Doubtful, the limit is validated before starting or updating the value on a running queue. Unless you’re using :sys.replace_state/2 to meddle with the queue’s producer, there’s no way to get an invalid limit. To verify the configuration, you can get the queue’s current state with Oban.check_queue/1.

Does it always run the same number of jobs simultaneously? From your screenshot, it looks like there are 24 with the same timestamp.

tompesman · September 22, 2022, 2:15pm

I just caught it running multiple jobs on the ocr queue.

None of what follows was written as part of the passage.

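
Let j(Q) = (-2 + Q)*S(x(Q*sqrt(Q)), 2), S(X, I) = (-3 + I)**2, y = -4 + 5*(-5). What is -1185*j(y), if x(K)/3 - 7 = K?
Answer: 36735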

iex(node@10.0.3.26)2> Oban.check_queue(queue: :ocr)    
%{
  limit: 1,
  name: Oban,
  node: "node@10.0.3.26",
  paused: false,
  queue: "ocr",
  refresh_interval: 30000,
  running: [20660303, 20660276, 20660255, 20660257, 20660292, 20660280,
   20660293],
  started_at: ~U[2022-09-22 10:32:26.603968Z],
  updated_at: ~U[2022-09-22 14:08:18.654687Z]
}

Right now I have 7 jobs with the same timestamp executing. But I do not see a pattern with the amount happening. It looks like if the queue is empty and new jobs are queued this happens. If new jobs are inserted after the queue is working on jobs the new jobs are executed one by one.

tompesman · September 28, 2022, 6:59am

Is there something else I can investigate? I have this situation multiple times per day on our production environment. So I can deploy some extra debug logs for example.